Dewan Bangunan Tinggi dan Habitat Urban (Council on Tall Buildings and Urban Habitat) di Amerika Serikat mengatakan, jumlah gedung tinggi yang selesai dibangun menurun 20% secara global pada 2020 apabila dibandingkan dengan tahun sebelumnya – paling terlihat di China.

Pertanyaannya, apakah setelah pandemi dunia akan tetap membangun gedung pencakar langit?

Setelah peristiwa 9/11 di World Trade Center (WTC) pada 2001, gedung-gedung tinggi diperkirakan akan mati, sebuah prediksi yang dibuat terlalu dini.

Selama 20 tahun terakhir, lebih banyak gedung pencakar langit yang dibangun, bahkan melebihi abad sebelumnya.

Gedung-gedung itu dibangun lebih aman, lebih kuat, dan lebih hijau dari sebelumnya berkat standar bangunan ketat yang diadopsi secara global pasca-serangan terhadap menara kembar WTC.

Kejayaan sebuah negara seolah berporos pada klaimnya atas gelar “tertinggi di dunia”.

Contohnya, Menara Petronas yang memasukkan Kuala Lumpur ke dalam radar, kemudian gedung tertinggi di dunia saat ini, Burj Khalifa yang mengubah Dubai dari gurun terpencil menjadi destinasi global yang makmur.

Gedung pencakar langit itu juga memicu perkembangan baru. “Burj Khalifa berlokasi di lahan seluas 300 hektare dari banyak bangunan, dan itu berhasil,” kata Adrian Smith dari Adrian Smith + Gordon Gill Architecture, yang mendesain Burj Khalifa serta Menara Jeddah di Arab Saudi.

Menara Jeddah akan menjadi gedung tertinggi di dunia ketika selesai dibangun nanti.

Namun, para desainer mempertanyakan rumusnya: kepadatan populasi yang tinggi + tanah berharga tinggi = gedung-gedung tinggi – yang pernah melandasi pembangunan pencakar langit.

Direktur Pelaksana WSP Kamran Mozami -yang portofolionya mencakup gedung tertinggi di London (The Shard), tertinggi di AS (One World Trade Center) dan tertinggi di Asia (Shanghai Tower) – mengatakan harus ada alasan yang tepat untuk membangun gedung setinggi 500 meter.

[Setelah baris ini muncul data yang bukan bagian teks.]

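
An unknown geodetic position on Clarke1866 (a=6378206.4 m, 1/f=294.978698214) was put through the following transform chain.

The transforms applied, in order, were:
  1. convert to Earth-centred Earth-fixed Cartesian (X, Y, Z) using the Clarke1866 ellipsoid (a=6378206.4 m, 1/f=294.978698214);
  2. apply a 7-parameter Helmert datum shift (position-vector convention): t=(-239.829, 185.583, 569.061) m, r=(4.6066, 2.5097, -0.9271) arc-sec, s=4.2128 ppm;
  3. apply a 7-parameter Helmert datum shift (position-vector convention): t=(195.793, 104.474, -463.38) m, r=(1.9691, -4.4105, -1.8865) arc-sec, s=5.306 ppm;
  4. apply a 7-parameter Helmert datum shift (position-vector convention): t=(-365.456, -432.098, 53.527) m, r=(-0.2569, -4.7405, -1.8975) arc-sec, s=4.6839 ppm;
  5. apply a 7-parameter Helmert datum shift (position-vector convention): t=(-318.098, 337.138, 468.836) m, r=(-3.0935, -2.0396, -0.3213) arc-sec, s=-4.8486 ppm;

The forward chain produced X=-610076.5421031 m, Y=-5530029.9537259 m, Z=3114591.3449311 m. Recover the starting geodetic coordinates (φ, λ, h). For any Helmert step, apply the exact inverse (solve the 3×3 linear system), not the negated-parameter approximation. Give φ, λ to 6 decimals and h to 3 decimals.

start: X=-610076.5421, Y=-5530029.9537, Z=3114591.3449 m
→ Helmert⁻¹: X=-609721.9931, Y=-5530441.5599, Z=3114060.6933
→ Helmert⁻¹: X=-609231.2429, Y=-5529993.0430, Z=3113999.6948
→ Helmert⁻¹: X=-609306.6278, Y=-5530044.0146, Z=3114512.3706
→ Helmert⁻¹: X=-609077.2663, Y=-5530139.4903, Z=3114046.2873
→ geod (Bowring, a=6378206.400): φ=29.40267800°, λ=-96.28509800°, h=2762.0450 m

φ=29.402678°, λ=-96.285098°, h=2762.045 m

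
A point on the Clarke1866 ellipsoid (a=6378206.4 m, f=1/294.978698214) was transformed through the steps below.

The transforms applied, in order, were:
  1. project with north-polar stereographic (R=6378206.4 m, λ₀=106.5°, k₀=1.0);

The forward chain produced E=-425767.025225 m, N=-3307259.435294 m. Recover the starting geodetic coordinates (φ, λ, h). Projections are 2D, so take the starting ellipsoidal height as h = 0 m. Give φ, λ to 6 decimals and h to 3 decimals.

start: E=-425767.0252, N=-3307259.4353 m
→ stereo⁻¹: φ=60.70112600°, λ=99.16425500°

φ=60.701126°, λ=99.164255°, h=0.000 m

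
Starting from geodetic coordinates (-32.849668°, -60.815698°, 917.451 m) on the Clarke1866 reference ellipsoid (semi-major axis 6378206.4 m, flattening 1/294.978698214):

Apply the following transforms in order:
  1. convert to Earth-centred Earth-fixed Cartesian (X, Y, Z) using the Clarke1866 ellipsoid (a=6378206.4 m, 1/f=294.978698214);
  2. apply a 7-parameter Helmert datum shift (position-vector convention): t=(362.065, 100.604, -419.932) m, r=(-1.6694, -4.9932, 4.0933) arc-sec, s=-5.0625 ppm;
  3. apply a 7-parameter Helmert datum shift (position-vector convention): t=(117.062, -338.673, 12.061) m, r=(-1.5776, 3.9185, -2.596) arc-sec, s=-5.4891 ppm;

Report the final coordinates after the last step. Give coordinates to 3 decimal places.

X=2616306.742 m, Y=-4683665.394 m, Z=-3440563.926 m

start: φ=-32.849668°, λ=-60.815698°, h=917.451 m
→ ECEF (a=6378206.400, f=1/294.978698214): X=2615803.3007, Y=-4683441.5652, Z=-3440279.7014
→ Helmert 7p (PV): X=2616328.3459, Y=-4683293.1849, Z=-3440580.9895
→ Helmert 7p (PV): X=2616306.7423, Y=-4683665.3940, Z=-3440563.9264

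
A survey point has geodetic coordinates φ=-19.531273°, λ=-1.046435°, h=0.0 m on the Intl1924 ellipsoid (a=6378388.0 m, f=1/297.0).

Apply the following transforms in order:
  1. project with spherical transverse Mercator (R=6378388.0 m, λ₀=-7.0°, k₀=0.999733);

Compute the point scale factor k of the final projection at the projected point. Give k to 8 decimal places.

start: φ=-19.531273°, λ=-1.046435°, h=0.000 m
→ into tm (λ₀=-7.0°): φ=-19.53127300°, λ−λ₀=5.95356500°
scale k = 1.00454417

1.00454417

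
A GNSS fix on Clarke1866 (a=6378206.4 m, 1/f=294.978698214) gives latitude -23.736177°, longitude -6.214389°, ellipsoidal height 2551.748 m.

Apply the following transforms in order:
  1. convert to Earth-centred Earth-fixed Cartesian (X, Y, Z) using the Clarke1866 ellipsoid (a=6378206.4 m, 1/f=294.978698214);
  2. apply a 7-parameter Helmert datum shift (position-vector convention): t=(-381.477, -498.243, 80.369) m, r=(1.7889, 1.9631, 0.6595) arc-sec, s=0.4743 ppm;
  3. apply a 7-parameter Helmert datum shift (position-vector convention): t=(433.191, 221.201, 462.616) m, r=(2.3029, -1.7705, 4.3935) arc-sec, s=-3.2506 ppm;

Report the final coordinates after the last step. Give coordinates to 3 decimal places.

X=5809912.332 m, Y=-632711.819 m, Z=-2551909.683 m

start: φ=-23.736177°, λ=-6.214389°, h=2551.748 m
→ ECEF (a=6378206.400, f=1/294.978698214): X=5809863.6223, Y=-632629.4876, Z=-2552441.7705
→ Helmert 7p (PV): X=5809462.6311, Y=-633087.3176, Z=-2552423.3935
→ Helmert 7p (PV): X=5809912.3317, Y=-632711.8187, Z=-2551909.6827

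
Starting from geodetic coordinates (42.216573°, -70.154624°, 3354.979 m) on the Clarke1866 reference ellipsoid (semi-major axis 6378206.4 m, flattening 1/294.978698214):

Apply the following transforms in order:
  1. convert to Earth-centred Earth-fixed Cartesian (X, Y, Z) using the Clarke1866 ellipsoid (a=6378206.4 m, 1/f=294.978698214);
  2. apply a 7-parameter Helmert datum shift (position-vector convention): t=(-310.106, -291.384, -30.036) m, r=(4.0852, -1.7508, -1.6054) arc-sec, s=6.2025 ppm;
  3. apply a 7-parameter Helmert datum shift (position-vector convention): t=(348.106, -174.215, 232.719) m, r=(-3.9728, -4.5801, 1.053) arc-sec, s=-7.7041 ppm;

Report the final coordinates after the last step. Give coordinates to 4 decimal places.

start: φ=42.216573°, λ=-70.154624°, h=3354.979 m
→ ECEF (a=6378206.400, f=1/294.978698214): X=1606937.2825, Y=-4452373.2452, Z=4265504.0146
→ Helmert 7p (PV): X=1606566.2833, Y=-4452789.2336, Z=4265425.8928
→ Helmert 7p (PV): X=1606830.0310, Y=-4452838.7879, Z=4265747.1871

X=1606830.0310 m, Y=-4452838.7879 m, Z=4265747.1871 m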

“Anda harus mempertanyakan cara terbaik dan paling ekonomis untuk membangunnya. Gedung dengan ketinggian ekstrem dapat menjadi destinasi di kota seperti Dubai, tapi tidak dibutuhkan di kota-kota terkenal seperti Shanghai atau Manhattan. Saat ini, gedung ikonik tidak lagi dilihat sebatas penampilannya, tetapi juga pada penggunaan karbonnya.”

Ikonik atau bukan, ternyata tidak semua orang menyukai gedung pencakar langit – khususnya yang menggunakan jendela kaca.

Kritikus arsitektur David Brussat mengatakan gedung-gedung tinggi itu menyebabkan “polusi estetika”.

“Entah bagaimana, ketika arsitektur tumbuh lebih tinggi, itu justru menjadi lebih tidak bagus. Orang-orang frustasi dengan pemandangan kota yang membosankan yang harus mereka lewati ketika bekerja.”

Pandemi Covid-19 mengubah kehidupan perkotaan menjadi sepi. Meja dan kursi perkantoran banyak yang kosong akibat kebijakan lockdown dan bekerja dari rumah.

Namun kini, kehidupan kota perlahan pulih, beberapa lebih cepat dibandingkan yang lain. Para pengembang gedung pencakar langit memperkirakan bahwa mereka juga akan bangkit kembali, hanya saja tidak seperti sebelumnya.

“Pandemi menunjukkan bahwa lingkungan dengan beragam bangunan tempat tinggal dan perkantoran bisa mengatasi penutupan jangka panjang secara lebih baik,” kata Ketua dan Kepala Eksekutif RXR, Scott Rechler yang juga merupakan pemilik, manajer, dan pengembang real estat terbesar di New York.